The current economic environment is proving to be a major headache for investors, with one investment firm reporting that the low level of foreign exchange reserves was limiting its ability to diversify its portfolio.
In addition, Investment Director of Fortress Fund Managers Roger Cave said, the recent downgrade of Barbados’ long-term local currency sovereign credit rating to ‘CCC’ from ‘CCC+’, was a cause for concern.
Late last month international ratings agency Standard & Poor’s issued the downgrade, adding that it was affirming its long-term foreign currency sovereign rating at ‘CCC+’. The outlook on both long-term ratings is negative.
The New York-based agency highlighted Government’s high deficit at an estimated six per cent and an overall debt of about 140 per cent of gross domestic product, pointing out that there was a need for the Freundel Stuart administration to address its policy challenges.
During a session today with the media at Fortress’ Hinks Street, Bridgetown office, Cave told business journalists that like those before it, the most recent downgrade was one of serious concern for investors.
“I think the downgrades are a concern obviously for everyone, particularly for investors like ourselves. It means that [Government’s] ability to repay and honour the debt repayments when they come due is clearly a concern to the ratings agency and by extension, ourselves as investors. So it is a concern.
“But we are hopeful that steps are being taken by policymakers to correct the situation from where it is,” he said.
Cave said the stalled economy continued to be a difficult one for companies to operate in, pointing out that the country’s debt levels and widening deficits had resulted in increased taxes, thereby putting pressure on the economy.
In addition, the Fortress executive pointed to the low reserves, which fell below the international benchmark of 12 weeks of import, to reach just 9.7 weeks of import or $635.5 million at the end of June this year.

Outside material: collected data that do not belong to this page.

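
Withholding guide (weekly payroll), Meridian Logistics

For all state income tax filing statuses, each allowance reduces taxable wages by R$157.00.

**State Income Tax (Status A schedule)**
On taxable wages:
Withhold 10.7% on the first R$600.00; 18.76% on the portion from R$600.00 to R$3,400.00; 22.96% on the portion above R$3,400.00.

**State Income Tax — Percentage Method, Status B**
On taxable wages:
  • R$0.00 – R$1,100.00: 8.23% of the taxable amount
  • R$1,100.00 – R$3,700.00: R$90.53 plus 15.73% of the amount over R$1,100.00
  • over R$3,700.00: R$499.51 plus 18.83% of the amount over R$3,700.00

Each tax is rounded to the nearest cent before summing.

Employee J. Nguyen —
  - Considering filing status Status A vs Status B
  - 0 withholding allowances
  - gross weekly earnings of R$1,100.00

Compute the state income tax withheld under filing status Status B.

R$90.53

State Income Tax (Status B): taxable = R$1,100.00
  8.23% × R$1,100.00 = R$90.53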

This situation, which has led a tightening of foreign exchange controls, has been impacting on Fortress’ ability to further diversify its portfolio, he said.
“It does create a challenge because our foreign reserves are not where they were [more than a year ago]. So the ability to access foreign exchange limits the ability to invest both regionally and internationally. So to diversify our portfolio it is a challenge.”
Despite the lingering dark clouds, however, Cave said the tourism industry, which is expected to have another record year in terms of long-stay arrivals, was a light at the end of the tunnel and should “result in some growth to help local companies”.
And amidst the disappointing economic performance, Fortress Fund Managers’ Caribbean Growth Fund, Caribbean High Interest Fund, and Caribbean Pension Fund, continue to perform well, posting strong results for the third quarter ending September 30, 2017.
“Our investment overseas has contributed to strong returns,” Cave said, adding that the growth was especially driven by investments in the Jamaican and international markets.
The Caribbean Growth Fund gained 3.2 per cent during the quarter and was up 12.5 per cent over the past year. The High Interest Fund gained 0.5 per cent for the quarter and was up 2.4 per cent for the year.
Meanwhile, the three classes of share that comprise the Caribbean Pension Fund were up between 3.5 per cent and 9.9 per cent over the past year.
Cave said he expected the strong performance to continue in the coming quarters, adding that the performance was due mainly to the company’s choice of investments.